Hutchinson also said there are a number of important steps organisations can take to develop realistic and appropriate risk management practices.
“One is that I think it’s critical to realise that, paraphrasing people who have said it far better than I, ‘artefacts are not the routine’ (Luciana D’Adderio, The University of Edinburgh) – that is, the document or system artefact that you’re managing is not the actual, tangible issue that you’re trying to manage,” he said.
“Again, it seems obvious but we identified so many instances where the management of a document symbolically took on the guise of the issue.”
He explained that changing a consequence or likelihood on a risk assessment or specifying a new risk control in a risk plan was believed to, somehow, magically result in some profound change in how work occurs in the field or how people or assets are exposed to danger. “It rarely works like that,” he said.
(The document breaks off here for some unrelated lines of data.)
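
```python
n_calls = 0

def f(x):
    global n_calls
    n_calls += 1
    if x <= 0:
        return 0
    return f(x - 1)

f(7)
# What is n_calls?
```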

“Another quote that I really like that I think highlights this disparity, and is a key argument in my PhD thesis, is from Pentland Feldman (2008, Information and Organization).
“They note that “the frequent disconnect between goals and results arises, at least in part, because people design artefacts when they want patterns of action,” he said.
“Here we see how designing safety documents and other artefacts can replace actually focusing on the issue itself.”
There are a number of implications for OHS professionals in this, and Hutchinson said it is important to get more submerged into the “messy nature of normal work”.
“Seek to understand how work occurs from the perspective and lived experience of your stakeholders – constraints, resources, interdependencies, workarounds, success factors,” said Hutchinson, who recommended focusing primarily on real-world issues and the structures, beliefs, norms and practices surrounding those issues.
“If there’s some activity that you want to modify or improve (for example, confined space entry or energy isolations), then focus on learning about the activity itself: what people do, how and why they do it, what resources they have to do it, the pressures and constraints they face, what ‘good’ look like etc. – instead of focusing on changing the procedure.
“The procedure isn’t the activity and no matter how much you tweak the procedure it may have little impact on the activity,” he said.